The book of Chronicles, which was written after the exile, attributes to David a foundational role in the establishment and organization of temple worship (1 Chronicles 6:31, 15:16, 16:4, 23:6, 2 Chronicles 7:6). David’s importance in Israel’s worship is also reflected in the fact that 73 of the 150 psalms are attributed to him. These psalms add spiritual depth to David’s story in their portrayal, through David’s praise, penitence and petitions, of God’s transformation og his heart in the midst of personal and national crises (cf. Psalm 3, 60). David even represents the ideal penitent (cf. Psalm 6, 51) and model worshiper of God (cf. Psalm 8, 145); he was also a righteous servant who called on the Lord in the midst of suffering (cf. Psalm 3, 7).

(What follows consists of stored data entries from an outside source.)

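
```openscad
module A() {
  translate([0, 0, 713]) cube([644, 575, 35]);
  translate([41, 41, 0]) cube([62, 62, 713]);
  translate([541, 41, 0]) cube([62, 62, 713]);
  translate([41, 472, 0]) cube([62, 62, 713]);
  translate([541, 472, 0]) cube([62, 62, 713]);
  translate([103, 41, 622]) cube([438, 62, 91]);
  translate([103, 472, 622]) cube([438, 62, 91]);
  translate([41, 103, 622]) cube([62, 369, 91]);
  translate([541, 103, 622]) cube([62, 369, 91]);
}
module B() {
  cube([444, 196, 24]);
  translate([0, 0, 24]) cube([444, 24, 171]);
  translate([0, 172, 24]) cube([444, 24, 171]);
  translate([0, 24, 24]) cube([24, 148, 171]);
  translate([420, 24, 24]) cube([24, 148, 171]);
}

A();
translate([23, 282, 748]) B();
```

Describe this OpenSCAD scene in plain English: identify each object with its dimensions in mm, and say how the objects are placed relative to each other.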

Just as Israel’s emergence would have been inconceivable apart from the faith of Abraham and the exodus unimaginable without Moses, so also the nation’s once and future kingdom would have been unthinkable apart from God’s eternal covenant with David (see e.g. 2 Samuel 7, 1 Chronicles 17, Psalm 89, Isaiah 9:1-7, Jeremiah 33:14-26, Micah 5:2-4).

For a long time no inscription relating to David’s reign could be found by archaeologists, but recently a composition from a king of Syria, referring to the “house of David”, was discovered at Tel Dan. This writing provides tangible evidence that ancient rulers indeed recognized the dynasty of David in Judah.